第36話 バカ

 バカと言えば、まりもとダンスする夢とかを見て寝てしまったので、宿題は途中までしかやっていなかった。

 でも、雪で家に帰れなかったということでおとがめなしだった。そういうのはあんまりすっきりしなかったけど、まあしかたがないと納得することにした。

 納得できなかったのは、学校に泊まった子たちも宿題をやってなかったことだ。ひと晩学校にいたのに勉強してないって、何それ、と思った。

 でも、泊まったところが体育館で、勉強机がなかったのだから、しかたがない。しかも、夜になると体育館はずんずん冷えて、エアコンを入れてもちっとも暖かくならず、避難所用の毛布だけでは寒くてろくに眠れなかったという。

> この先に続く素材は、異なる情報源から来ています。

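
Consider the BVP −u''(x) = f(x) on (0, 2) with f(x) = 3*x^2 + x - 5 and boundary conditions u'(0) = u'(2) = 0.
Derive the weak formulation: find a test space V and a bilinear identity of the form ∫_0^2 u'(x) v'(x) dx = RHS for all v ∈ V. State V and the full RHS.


V = H^1(0, 2) (no boundary constraint on v; u is determined up to an additive constant); weak form: ∫_0^2 u'v' dx = ∫_0^2 (3*x^2 + x - 5) v dx for all v ∈ V.

Multiply both sides by a test function v and integrate from 0 to 2:
  ∫_0^2 −u''(x) v(x) dx = ∫_0^2 f(x) v(x) dx.
Integrate the LHS by parts once:
  ∫_0^2 −u'' v dx = −[u'(x) v(x)]_0^2 + ∫_0^2 u'(x) v'(x) dx.
Thus ∫_0^2 u'(x) v'(x) dx = ∫_0^2 f(x) v(x) dx + [u'(x) v(x)]_0^2.
Choose V so that boundary terms are either known or forced to vanish.
u has homogeneous Neumann: u'(0) = u'(2) = 0. So [u' v]_0^2 = 0·v(2) − 0·v(0) = 0 for any v; take V = H^1(0, 2).
Weak formulation: find u (satisfying any essential BC) such that ∫_0^2 u'(x) v'(x) dx = ∫_0^2 f v dx for all v ∈ V (homogeneous Neumann, so boundary terms vanish).
Substituting f(x) = 3*x^2 + x - 5, the right-hand side is ∫_0^2 (3*x^2 + x - 5) v dx.
Compatibility check (pure Neumann): taking v ≡ 1 ∈ V gives 0 = ∫_0^2 f dx + (0) − (0), i.e. ∫_0^2 f dx must equal u'(0) − u'(2) = 0. Indeed ∫_0^2 (3*x^2 + x - 5) dx = 0, so the data are compatible. The solution is then unique only up to an additive constant (fix it e.g. by requiring ∫_0^2 u dx = 0).


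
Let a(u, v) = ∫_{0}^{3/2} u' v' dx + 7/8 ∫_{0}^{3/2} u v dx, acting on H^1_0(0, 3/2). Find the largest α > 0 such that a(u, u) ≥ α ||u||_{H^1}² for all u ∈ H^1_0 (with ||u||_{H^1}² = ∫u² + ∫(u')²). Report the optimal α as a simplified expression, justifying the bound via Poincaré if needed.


α = (63 + 32*π^2)/(8*(9 + 4*π^2))

Coercivity of a(·,·) on H^1_0(0, 3/2) means a(u, u) ≥ α ||u||_{H^1}² for every u ∈ H^1_0.
The interval has length L = 3/2, and Poincaré/coercivity depend only on L. Here a(u, u) = ∫(u')² + (7/8)·∫u².
Here 0 < c = 7/8 < 1. The condition a(u,u) ≥ α||u||_{H^1}² reads (1−α)∫(u')² ≥ (α−c)∫u². Any admissible α is ≤ 1 (rapidly oscillating u have ∫u²/∫(u')² → 0), and α = 1 would force 0 ≥ (1−c)∫u², impossible since c < 1; so 1−α > 0. By the sharp Poincaré inequality on H^1_0 of an interval of length L, ∫(u')² ≥ (π/L)²∫u² with equality for the first sine mode sin(π(x−x₀)/L) (x₀ the left endpoint), so the inequality holds for all u iff (1−α)(π/L)² ≥ α − c, i.e. α ≤ ((π/L)² + c)/((π/L)² + 1) = (1 + c(L/π)²)/(1 + (L/π)²). With (π/L)² = 4*π^2/9 and c = 7/8, the largest admissible constant is α = ((π/L)² + c)/((π/L)² + 1).
Simplifying, α = (63 + 32*π^2)/(8*(9 + 4*π^2)).


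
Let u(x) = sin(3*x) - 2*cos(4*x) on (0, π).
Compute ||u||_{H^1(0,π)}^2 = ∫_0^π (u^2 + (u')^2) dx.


||u||_{H^1(0,π)}^2 = 408/7 + 39*π

u'(x) = 8*sin(4*x) + 3*cos(3*x).
Expand u² and (u')² and integrate term by term on (0, π), using: for integers n ≥ 1, ∫_0^π sin²(nx) dx = ∫_0^π cos²(nx) dx = π/2; for n ≠ n', ∫_0^π sin(nx)sin(n'x) dx = ∫_0^π cos(nx)cos(n'x) dx = 0; and by product-to-sum, ∫_0^π sin(nx)cos(n'x) dx = ½∫_0^π [sin((n+n')x) + sin((n−n')x)] dx, which is 0 when n+n' is even and 2n/(n²−n'²) when n+n' is odd (it need not vanish on (0, π)).
  u² squared terms: (-2)²·∫cos(4x)² dx = 4·π/2 = 2*π;  (1)²·∫sin(3x)² dx = 1·π/2 = π/2.
  u² cross terms: 2·(-2)·(1)·∫cos(4x)·sin(3x) dx = -4·(-6/7) = 24/7.
  So ∫_0^π u² dx = 2*π + π/2 + 24/7 = 24/7 + 5*π/2.
  (u')² squared terms: (3)²·∫cos(3x)² dx = 9·π/2 = 9*π/2;  (8)²·∫sin(4x)² dx = 64·π/2 = 32*π.
  (u')² cross terms: 2·(3)·(8)·∫cos(3x)·sin(4x) dx = 48·(8/7) = 384/7.
  So ∫_0^π (u')² dx = 9*π/2 + 32*π + 384/7 = 384/7 + 73*π/2.
||u||_{H^1}^2 = (24/7 + 5*π/2) + (384/7 + 73*π/2) = 408/7 + 39*π.


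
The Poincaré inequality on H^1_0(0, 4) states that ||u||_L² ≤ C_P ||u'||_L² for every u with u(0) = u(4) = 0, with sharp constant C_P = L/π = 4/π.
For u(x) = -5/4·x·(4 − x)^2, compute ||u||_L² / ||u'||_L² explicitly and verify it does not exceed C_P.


||u||_L² / ||u'||_L² = 2*sqrt(14)/7 < C_P = 4/π.

u(x) = -5/4·x·(4 − x)^2, so u'(x) = 5*(4 - 3*x)*(x/4 - 1).
u(x) = -5/4·x·(4 − x)^2 vanishes at x = 0 and x = 4, so u ∈ H^1_0(0, 4). Differentiate via the product rule and integrate the resulting polynomials term by term.
  ∫_0^4 u² dx = ∫_0^4 (25*x^6/16 - 25*x^5 + 150*x^4 - 400*x^3 + 400*x^2) dx. Term by term:
    ∫_0^4 25*x^6/16 dx = 25600/7;  ∫_0^4 -25*x^5 dx = -51200/3;  ∫_0^4 150*x^4 dx = 30720;
    ∫_0^4 -400*x^3 dx = -25600;  ∫_0^4 400*x^2 dx = 25600/3.
  Sum: 25600/7 − 51200/3 + 30720 − 25600 + 25600/3 = 5120/21.
  ∫_0^4 (u')² dx = ∫_0^4 (225*x^4/16 - 150*x^3 + 550*x^2 - 800*x + 400) dx. Term by term:
    ∫_0^4 225*x^4/16 dx = 2880;  ∫_0^4 -150*x^3 dx = -9600;  ∫_0^4 550*x^2 dx = 35200/3;
    ∫_0^4 -800*x dx = -6400;  ∫_0^4 400 dx = 1600.
  Sum: 2880 − 9600 + 35200/3 − 6400 + 1600 = 640/3.
∫_0^4 u² dx = 5120/21, so ||u||_L² = 32*sqrt(105)/21.
∫_0^4 (u')² dx = 640/3, so ||u'||_L² = 8*sqrt(30)/3.
Ratio ||u||_L² / ||u'||_L² = 2*sqrt(14)/7.
Sharp Poincaré constant on H^1_0(0, 4) is C_P = L/π = 4/π, achieved by sin(π/4·x).
A polynomial bump cannot attain the sharp Poincaré constant (only the first sine eigenfunction does), so the ratio is strictly less than C_P, consistent with ||u||_L² ≤ C_P ||u'||_L².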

 ここは生徒会の会議で改善を提案しておかないと、ほんとに爆弾テロでも起こってここが住民の人たちの避難所になったりしたとき、たいへんなことになる。

 まあ、だれがこんなところで爆弾テロなんか起こすんだ、とは思うけれど。

 ともかく、自分の家の前で、いけすかない生徒会役員を見かけて見ぬふりもしないで、声をかけてくれたまりもに感謝だ。しかも、まりもの親切を振っていなくてよかったと、心から思った。

 だから、もうひとつ納得できないことも納得することにした。

 それは何かというと、英語の宿題をやって来たというだけでまりもがめられたことだ。

 最初の訳のところは懸命に辞書を引いたおかげもあって、そんなに大きくまちがっていなかったけど、穴埋めとかめちゃくちゃだったのに……。

 でも、まりもは最後の問題まで解いたのに、満鶴みつるは穴埋めの一問めで寝てしまった。だから、やっぱり、まりもが褒められたのに納得しないなんて言える立場ではなかった。

 そして、家に帰ると、こっぴどく叱られた。